How to Know if Medication-Assisted Detox Treatment Is Right for You


Each day in the United States, over 130 people die from overdosing on opioids.

The drug crisis in America kills more people each year than gun violence, car crashes or Aids. And it’s just getting worse.

But you don’t have to be a statistic. There is hope. The best way you can secure your long-term sobriety is to consider a medically assisted detox treatment.

But what is a drug detox program and who does it benefit? Read on to find out.

What Is Medication-Assisted Detox?

Addiction is a serious condition that is difficult to treat. As the brain becomes used to the substance, it begins to depend on it. That is why people crave the substance they are addicted to.

The first period of time after stopping drugs or alcohol will bring on intense cravings. A medication-assisted treatment makes those withdrawal symptoms easier to bear. Some medications can curb cravings and other withdrawal symptoms to make drug detoxification easier on the addict.

Not only are the medicines in detox treatments helpful with cravings, but they also work to normalize brain chemistry and function. Medication can also block the effects of the drugs on an individual.

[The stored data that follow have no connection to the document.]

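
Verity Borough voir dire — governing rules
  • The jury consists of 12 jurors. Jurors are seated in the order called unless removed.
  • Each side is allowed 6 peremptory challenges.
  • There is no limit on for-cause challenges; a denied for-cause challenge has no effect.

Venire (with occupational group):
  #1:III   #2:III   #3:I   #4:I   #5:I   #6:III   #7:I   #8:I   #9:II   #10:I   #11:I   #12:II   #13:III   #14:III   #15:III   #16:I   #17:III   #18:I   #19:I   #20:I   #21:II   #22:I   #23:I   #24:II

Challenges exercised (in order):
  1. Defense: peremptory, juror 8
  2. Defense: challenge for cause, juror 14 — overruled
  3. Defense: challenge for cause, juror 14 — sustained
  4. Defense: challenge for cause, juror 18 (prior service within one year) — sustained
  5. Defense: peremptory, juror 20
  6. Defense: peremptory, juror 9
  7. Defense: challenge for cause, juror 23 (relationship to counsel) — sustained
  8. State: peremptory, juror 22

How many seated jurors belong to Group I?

Removed: #8, #9, #14, #18, #20, #22, #23.
Seated jurors 1–12: #1, #2, #3, #4, #5, #6, #7, #10, #11, #12, #13, #15.
Of those, in Group I: #3, #4, #5, #7, #10, #11 → 6.

6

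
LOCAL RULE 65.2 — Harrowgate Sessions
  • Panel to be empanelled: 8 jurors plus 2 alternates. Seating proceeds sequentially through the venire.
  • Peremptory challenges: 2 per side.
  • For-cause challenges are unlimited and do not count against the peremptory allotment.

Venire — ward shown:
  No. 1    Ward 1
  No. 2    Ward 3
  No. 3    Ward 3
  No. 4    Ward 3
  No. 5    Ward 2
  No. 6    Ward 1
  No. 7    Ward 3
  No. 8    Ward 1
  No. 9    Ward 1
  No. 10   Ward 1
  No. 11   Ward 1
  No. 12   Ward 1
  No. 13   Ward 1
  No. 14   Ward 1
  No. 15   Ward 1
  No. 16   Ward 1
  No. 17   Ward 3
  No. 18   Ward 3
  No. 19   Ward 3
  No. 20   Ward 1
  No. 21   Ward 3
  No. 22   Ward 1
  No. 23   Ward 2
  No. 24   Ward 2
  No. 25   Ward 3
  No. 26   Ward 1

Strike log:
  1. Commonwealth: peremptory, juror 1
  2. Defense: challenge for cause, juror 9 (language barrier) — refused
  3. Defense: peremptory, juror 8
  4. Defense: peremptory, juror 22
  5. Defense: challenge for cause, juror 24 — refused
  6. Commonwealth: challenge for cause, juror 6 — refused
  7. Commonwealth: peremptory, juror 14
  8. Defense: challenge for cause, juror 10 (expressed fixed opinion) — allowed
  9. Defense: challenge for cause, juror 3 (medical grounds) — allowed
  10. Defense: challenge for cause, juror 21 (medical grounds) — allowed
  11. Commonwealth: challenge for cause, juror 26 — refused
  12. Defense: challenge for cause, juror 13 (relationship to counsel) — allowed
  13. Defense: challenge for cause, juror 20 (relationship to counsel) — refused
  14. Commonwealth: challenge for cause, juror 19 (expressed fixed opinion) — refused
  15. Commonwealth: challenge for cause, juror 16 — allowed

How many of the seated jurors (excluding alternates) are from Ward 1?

Removed: #1, #3, #8, #10, #13, #14, #16, #21, #22.
Seated jurors 1–8: #2, #4, #5, #6, #7, #9, #11, #12 (alternates #15, #17 not counted).
Of those, in Ward 1: #6, #9, #11, #12 → 4.

4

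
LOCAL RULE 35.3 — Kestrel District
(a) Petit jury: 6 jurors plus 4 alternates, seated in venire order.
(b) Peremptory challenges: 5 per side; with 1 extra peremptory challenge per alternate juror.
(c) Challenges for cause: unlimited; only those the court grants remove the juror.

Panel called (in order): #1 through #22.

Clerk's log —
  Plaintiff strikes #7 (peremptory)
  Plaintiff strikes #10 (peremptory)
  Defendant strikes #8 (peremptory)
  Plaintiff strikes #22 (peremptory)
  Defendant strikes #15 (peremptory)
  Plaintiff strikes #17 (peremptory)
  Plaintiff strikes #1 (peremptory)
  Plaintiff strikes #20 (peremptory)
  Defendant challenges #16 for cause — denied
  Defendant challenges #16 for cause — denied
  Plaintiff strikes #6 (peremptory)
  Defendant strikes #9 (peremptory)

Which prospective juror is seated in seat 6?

Removed: #1, #6, #7, #8, #9, #10, #15, #17, #20, #22. (#16 stays — for-cause denied.)
Seating in order: seats 1–6 → #2, #3, #4, #5, #11, #12; alternates → #13, #14, #16, #18.
So seat 6 is #12.

12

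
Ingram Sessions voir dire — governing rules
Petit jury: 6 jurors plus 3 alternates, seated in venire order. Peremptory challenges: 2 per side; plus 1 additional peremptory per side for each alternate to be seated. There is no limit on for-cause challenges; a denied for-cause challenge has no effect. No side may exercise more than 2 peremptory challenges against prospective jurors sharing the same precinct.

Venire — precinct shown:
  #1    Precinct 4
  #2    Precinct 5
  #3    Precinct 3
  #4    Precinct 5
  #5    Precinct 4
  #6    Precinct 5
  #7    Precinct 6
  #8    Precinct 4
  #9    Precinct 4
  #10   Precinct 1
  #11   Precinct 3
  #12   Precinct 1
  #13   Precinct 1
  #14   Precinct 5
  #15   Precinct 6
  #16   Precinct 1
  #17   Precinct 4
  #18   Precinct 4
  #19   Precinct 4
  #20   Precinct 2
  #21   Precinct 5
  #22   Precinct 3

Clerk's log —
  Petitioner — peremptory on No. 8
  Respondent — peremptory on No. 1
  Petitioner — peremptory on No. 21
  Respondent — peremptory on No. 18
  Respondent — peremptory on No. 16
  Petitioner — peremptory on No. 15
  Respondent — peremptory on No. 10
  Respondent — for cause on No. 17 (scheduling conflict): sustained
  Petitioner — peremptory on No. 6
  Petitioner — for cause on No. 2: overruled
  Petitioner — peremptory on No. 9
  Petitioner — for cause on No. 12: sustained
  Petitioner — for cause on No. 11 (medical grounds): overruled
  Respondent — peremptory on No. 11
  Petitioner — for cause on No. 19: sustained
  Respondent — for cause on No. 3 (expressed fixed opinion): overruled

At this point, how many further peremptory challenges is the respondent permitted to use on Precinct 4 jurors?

0

Respondent peremptories so far: #1, #18, #16, #10, #11 — 5 of 5 used, 0 left overall.
Against Precinct 4: #1, #18 — 2 used; per-precinct cap 2 leaves 0.
Binding limit: min(0, 0) = 0.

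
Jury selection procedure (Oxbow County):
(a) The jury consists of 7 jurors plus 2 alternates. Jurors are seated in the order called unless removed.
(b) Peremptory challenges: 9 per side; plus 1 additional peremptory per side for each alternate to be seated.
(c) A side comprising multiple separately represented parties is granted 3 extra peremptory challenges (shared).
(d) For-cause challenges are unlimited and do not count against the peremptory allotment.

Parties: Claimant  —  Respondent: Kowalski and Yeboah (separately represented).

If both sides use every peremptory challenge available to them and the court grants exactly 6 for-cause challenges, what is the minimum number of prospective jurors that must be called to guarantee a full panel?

40

Seats to fill: 7 + 2 alternates = 9.
Peremptories — Claimant: 9 + 1×2 = 11; Respondent: 9 + 1×2 + 3 = 14; total 25.
For-cause removals: 6.
Minimum venire: 9 + 25 + 6 = 40.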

In a detox for drugs, doctors carefully administer medication based on the unique needs of each patient. The medications and doses will depend on the severity of the addiction and other factors such as age, weight and mental health.

But before we can understand the value of medication during detox, let’s review what withdrawal is.

Understanding Withdrawal

Withdrawal from drugs and alcohol is dangerous. Especially when attempted alone without medical supervision.

There are risks of severe complications such as seizures, delirium, hallucinations, and unpredictable behaviors. Violence and accidents are possible due to the altered state of cognition.

Withdrawing from opioids is not typically dangerous, but it can be extremely uncomfortable. Many people find the symptoms of withdrawal so difficult that they return to using drugs in order to stop the symptoms.

If you are addicted to any substances, medical detox will keep you safe while withdrawing. And it will reduce the intensity and distress of withdrawal symptoms.

How Drug Detox Works

Medical drug detox is the first step in a drug recovery program. It does not replace behavioral therapy but rather works with it in order to help an addict progress to sobriety.

Detox is the first stage of clearing toxins from the body. During this stage right after drug cessation, a medical team will manage a patient’s symptoms to help them overcome their dependency on the substance.

Drug detox centers are safe spaces where health professionals monitor patients 24/7 in order to help them through the detox process safely and with minimum discomfort.

Alcohol Detox

Detox from moderate and severe alcohol addiction is best done with medical supervision. Withdrawal symptoms typically begin between six and 24 hours after the last drink.

A person can still have alcohol in their bloodstream and begin experiencing withdrawal symptoms.

WIthout supervision, alcohol detox can be fatal. Severe high blood pressure, fever, accelerated heart rate, seizures, and delirium are all possible. All of which can lead to death.

Other symptoms include nausea, insomnia, hallucinations, fever, vomiting, and insomnia.

People with a long history of alcohol use or with previous experience of negative withdrawal symptoms should seek medical detox.

Pros of Medically Assisted Detox

The benefit of a detox treatment that uses medication is that treatment is easier on the patient.

The type of medication a doctor uses will depend on the unique needs of the patient. Anti-anxiety medication can help with psychological withdrawal symptoms. Sedatives and anticonvulsants can help ease physical symptoms.

Drug detox treatments have higher success rates! Patients ease through withdrawal and feel confident that they can become clean and sober. Detox treatments are linked to lower relapse rates, too.

Medically assisted detox is an effective way to prevent overdose. There are medications such as buprenorphine which give the effects of an opioid but not as strong. This can help addicts transition to sobriety.

Cons of Medically Assisted Drug Detox

Medical detox doesn’t address the psychological reasons that people develop substance addictions. Detox alone is not enough. The drive behind the addiction will soon propel a person to begin abusing substances again.

That’s why detox is not the end of the journey. At DreamLife Recovery, is the first step. We will then help patients transition to the next level of care.

Who Should Consider Detox Treatment?

You should consider medication-assisted detox treatment if you have been diagnosed with a drug or alcohol addiction by a medical professional.

If you have explored other treatment options with little success, detox treatment may be the best option for you.

If you know that you can take prescription medication on time, without fail, you are a good candidate for drug detox treatment.

When you consider if detox treatment is right for you, think about how much alcohol or drugs you currently use. Think about what other substances (including prescription medication and marijuana) you currently use.

Consider how long you have been using and your past experiences when you’ve tried to stop using.

If you are motivated to get clean, you should explore drug detox treatments.

Bottom Line

We hope this guide has clarified what detox treatment is, how it works and who it is good for.

Remember, if you are serious about getting clean, you will want to give your recovery the best possible chance to succeed.